Last month we wrote about DevelopersAuction, a company that lets startups “bid” on developers who are looking for work. During the first two-week long auction companies made $30 million worth of offers from companies like Quora and Dropbox. Our first story on the company garnered plenty of skepticism in the comments, but the most recent auction hit $78 million worth of bids according to co-founder Matt Mickiewicz.
And now the company is expanding beyond New York City, Boston and San Francisco to Los Angeles.
Not that DevelopersAuction has been sticking too closely to its original parameters anyway. Ostensibly the company solicits developers who are graduates of Stanford or MIT and/or have worked for companies like Google, Facebook or Apple. But at least one Chicago based developer was accepted even though he didn’t match those criteria.
Blaine Schanfeldt tells me he’s a high school and college dropout. His main experience comes from a computer consulting business he started when he was 17 and a cloud computing startup he founded after meeting some fellow entrepreneurs at Startup Weekend. That actually doesn’t sound unlike Mickiewicz’s own background — he started Sitepoint.com, the development and design resource publisher, when he was 14.
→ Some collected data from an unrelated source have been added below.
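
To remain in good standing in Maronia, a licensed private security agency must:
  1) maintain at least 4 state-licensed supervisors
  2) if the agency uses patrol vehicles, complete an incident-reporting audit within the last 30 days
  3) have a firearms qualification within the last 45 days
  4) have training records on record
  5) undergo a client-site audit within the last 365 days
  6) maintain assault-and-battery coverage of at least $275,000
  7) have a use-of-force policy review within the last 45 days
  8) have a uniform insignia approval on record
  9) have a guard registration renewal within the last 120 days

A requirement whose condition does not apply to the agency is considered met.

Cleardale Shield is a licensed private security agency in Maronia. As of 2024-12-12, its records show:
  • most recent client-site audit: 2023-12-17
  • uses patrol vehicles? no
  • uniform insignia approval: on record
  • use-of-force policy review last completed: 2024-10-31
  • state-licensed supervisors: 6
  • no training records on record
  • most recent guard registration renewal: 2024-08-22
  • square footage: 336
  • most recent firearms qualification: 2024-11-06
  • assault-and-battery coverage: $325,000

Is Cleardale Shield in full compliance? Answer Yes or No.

No

1. state-licensed supervisors 6 ≥ 4 → met
2. condition 'uses patrol vehicles' does not hold → requirement n/a → met
3. firearms qualification 36 days ago vs limit 45 → met
4. training records absent → not met
5. client-site audit 361 days ago vs limit 365 → met
6. assault-and-battery coverage $325,000 ≥ $275,000 → met
7. use-of-force policy review 42 days ago vs limit 45 → met
8. uniform insignia approval present → met
9. guard registration renewal 112 days ago vs limit 120 → met
Not met: 4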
Schanfeldt says the companies that bid on him definitely knew that they weren’t bidding on an Ivy Leaguer from an A-list web giant. In fact they viewed his resume and many were actually attracted to his entrepreneur spirit — 15 companies to be exact. Mostly in the Bay Area but a couple from New York City and one in Chicago. He also says that the types of companies varied from brand new startups looking to hire employee number one, to more established small companies looking to hire employee number 101.
He hasn’t accepted an offer yet — no developer is required to accept the highest bid. Companies are supposed to make good on their promises — assuming they still want to hire a developer after an in-person interview. In other words, neither party is guaranteed anything at the end of the auction. Schanfeldt is planning a trip to the Bay area for a round of interviews.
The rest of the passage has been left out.